Texte publié dans le catalogue de l’exposition solo de Faycel Mejri, galerie Alexandre Roubtzoff, 2023.
On m’a inculqué que la meilleure méthode pour déchiffrer une peinture serait de commencer par la décrire sans artifice, sans interprétation, sans jugement. Simplement noter les nuances de couleurs et nommer les formes, et ces dernières finiront par raconter d’elles-mêmes des histoires inattendues. Or, lorsque je me suis trouvé face aux tableaux de mon ami artiste Faycel Mejri, en prime abord quelque chose me sommait de délaisser mes bien sages méthodes académiques. Peut-être car, les moineaux, mésanges, chardonnerets, parsemant çà et là cet univers peint, étaient-ils jadis les maîtres coloristes de mes écoles buissonnières ? Quoi qu’il en soit, si tout commentaire sur une œuvre d’art, trouve sa légitimité en se réclamant du pouvoir des mots à sublimer, objectiver, expliquer ou décrire ses mystérieux effets sur nos sens et nos affects, le mien est tenté ici de se passer du socle de l’objectivité.

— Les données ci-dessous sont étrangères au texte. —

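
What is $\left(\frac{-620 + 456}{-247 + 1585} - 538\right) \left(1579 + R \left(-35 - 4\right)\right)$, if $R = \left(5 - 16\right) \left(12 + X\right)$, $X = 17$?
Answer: $- \frac{5047256080}{669} \approx -7.5445 \cdot 10^{6}$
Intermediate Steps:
$R = -319$ ($R = \left(5 - 16\right) \left(12 + 17\right) = \left(-11\right) 29 = -319$)
$\left(\frac{-620 + 456}{-247 + 1585} - 538\right) \left(1579 + R \left(-35 - 4\right)\right) = \left(\frac{-620 + 456}{-247 + 1585} - 538\right) \left(1579 - 319 \left(-35 - 4\right)\right) = \left(- \frac{164}{1338} - 538\right) \left(1579 - -12441\right) = \left(\left(-164\right) \frac{1}{1338} - 538\right) \left(1579 + 12441\right) = \left(- \frac{82}{669} - 538\right) 14020 = \left(- \frac{360004}{669}\right) 14020 = - \frac{5047256080}{669}$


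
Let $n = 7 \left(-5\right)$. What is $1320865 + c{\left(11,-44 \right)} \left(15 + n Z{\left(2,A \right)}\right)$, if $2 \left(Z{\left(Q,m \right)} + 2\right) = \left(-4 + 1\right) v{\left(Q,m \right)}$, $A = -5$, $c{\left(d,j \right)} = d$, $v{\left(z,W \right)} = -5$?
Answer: $\frac{2637825}{2} \approx 1.3189 \cdot 10^{6}$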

En effet, aucun critère ne pourrait quantifier l’effet de ces cartables d’écoliers, posés comme autant de boulets de forçats aux sols de ces espaces pleins de cieux et d’horizons. Résolument, Faycel Mejri réussit à me faire savourer une « madeleine de Proust » ; et lui emboîter imaginairement le pas, me fait penser au temps où, déjà depuis l’âge de six ans, on pouvait emprunter seuls le chemin de l’école. Par ailleurs, sont-ce fort probablement, plutôt les leçons de l’école du chemin, dont nous contemplons aujourd’hui les tableaux ! D’ailleurs, si je l’imagine parfaitement derrière son pupitre, lorgner du coin de l’œil, par-delà la fenêtre, le rendez-vous quotidien avec le sentier de sa campagne natale, je ne peux que comprendre comment il foule aujourd’hui les sentiers de l’art, loin des leçons de son école des Beaux-arts. On le remarque notamment dans le parti pris de ses droites, qui scindent d’une crudité géométrique l’espace plastique, dérogeant aux sacro-saintes recommandations des inconditionnels de l’harmonie. Le choix est donc celui du choc, du pourquoi-pas, des chemins de traverse, de l’aventurier téméraire au-delà des circonscriptions des « bonnes pratiques », d’un explorateur de nouvelles voies, sans cesse à l’affut de la trouvaille…
Soit donc ce trait, au nom de la souveraineté de l’artiste. Mais, au demeurant, tout observateur vigilant ne peut être pris au piège de la similitude, et remarquera vite que cette ligne ne dessine pas, ne désigne pas : elle n’est ni horizon, ni bord de mur, ni même un fil. Alors ce qu’elle est ? a fortiori rien de plus que sa pure visibilité. Ce qu’elle énonce ? c’est a priori ce qu’on peut tout bonnement observer : une division, la marque d’une différence. Ce qu’elle signifie ? probablement, une séparation, un barrage, une digue contre l’écoulement du temps ? Dans l’éventail des possibles, l’idée de la frontière est particulièrement pertinente, car en même temps qu’elle définit une limite (ici des territoires des couleurs face aux territoires des valeurs), elle invite dialectiquement l’idée du passage. En effet, les figures dessinées passent de part et d’autre de la frontière. Mais ce passage ne va pas sans changement. Et que ce changement représente un gain ou une perte, cela dépendra forcément de la perspective qu’on veuille adopter. Mais si l’on considérait l’hypothèse de la nature mémorielle des scènes représentées, on serait plutôt enclins à voir dans ces contrastes une métaphore de l’action érosive du temps sur les images en ressouvenirs. Par ailleurs, le traitement graphique leur confère un aspect spectral, renforçant l’idée de leur nature évanescente.
En somme on peut dire que les tableaux binaires de Faycel Mejri, nous dépeignent toutes sortes d’écarts : celui des couleurs et des valeurs, des enfants et des vieillards, du proche et du lointain. Le tout tenu en communion par un étrange continuum : La colle invisible du temps.